The House Ways and Means Committee stripped a proposed sales tax on repair services for cars, home and hosts of other items out of tax proposal being brought to the House floor Saturday night.
“We couldn?t get the votes” to pass it in the full House, said Committee Chairman Sheila Hixson.
The committee also cut a proposed doubling of the hotel tax in half. It will now go up from 5 percent to 7.5 percent. Some counties and Baltimore City also add their own 7 percent local tax on hotel rooms.
The Ways and Means Committee met three times on Saturday, as did the House Democratic caucus. Their leaders tried to counter the strong resistance by some members to expanding the sales tax to repairs and parking, in addition to raising the sales tax from 5 to 6 percent.

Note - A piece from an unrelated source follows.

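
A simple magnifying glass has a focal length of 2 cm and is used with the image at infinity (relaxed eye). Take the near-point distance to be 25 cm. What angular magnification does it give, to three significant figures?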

A meeting of the full House was delayed several times on Saturday as Democratic leaders tried to reach a compromise tax proposal that at least 71 delegates could support. Hixson, D-Montgomery, said they were coming up 30 votes short in winning the new tax on repairs and parking.

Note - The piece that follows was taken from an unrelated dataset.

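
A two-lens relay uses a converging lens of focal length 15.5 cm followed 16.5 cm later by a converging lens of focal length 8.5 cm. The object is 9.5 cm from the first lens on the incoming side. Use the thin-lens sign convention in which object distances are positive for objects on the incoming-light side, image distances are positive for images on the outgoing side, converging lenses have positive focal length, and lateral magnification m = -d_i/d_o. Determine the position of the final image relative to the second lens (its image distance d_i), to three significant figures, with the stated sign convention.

10.7 cm

First lens: d_i1 = 1/(1/15.5 - 1/9.5) = -24.542 cm.
The intermediate image is virtual, 24.542 cm to the left of lens 1, so d_o2 = L - d_i1 = 16.5 - (-24.542) = 41.042 cm.
Second lens: d_i2 = 1/(1/8.5 - 1/(41.042)) = 10.720 cm.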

The sales tax is seen as highly regressive, hurting people with lower incomes the most. Some delegates even wanted the income tax rates raised even higher than 5.75 percent top rate the committee is proposing. Delegates from Montgomery County were divided on that issue because their constituents would pay the bulk of the new revenues the higher income tax rates would generate.
“We feel it is much more progressive than the Senate did,” Hixson said.
Delegates from Baltimore City and Prince George?s County were most vehement in opposing the tax on car repair and other maintenance services, Hixson said. Those taxes would have raised $130 million, a legislative staff member said.
Del. Craig Rice, D-Montgomery, a committee member who has worked as a sales manager for Marriott International, said, “The concern has always been to keep competitive with tax,” and the new rate would have put Maryland?s hotel tax above the District of Columbia.
The proposed 7.5 percent tax would raise an additional $40 million, a legislative analyst said.
These were the principal changes made in a tax package the House committeeapproved Friday. It differs with the plan the Senate approved Thursday, especially in setting higher income tax rates.
The full House began debate on the tax package Saturday night.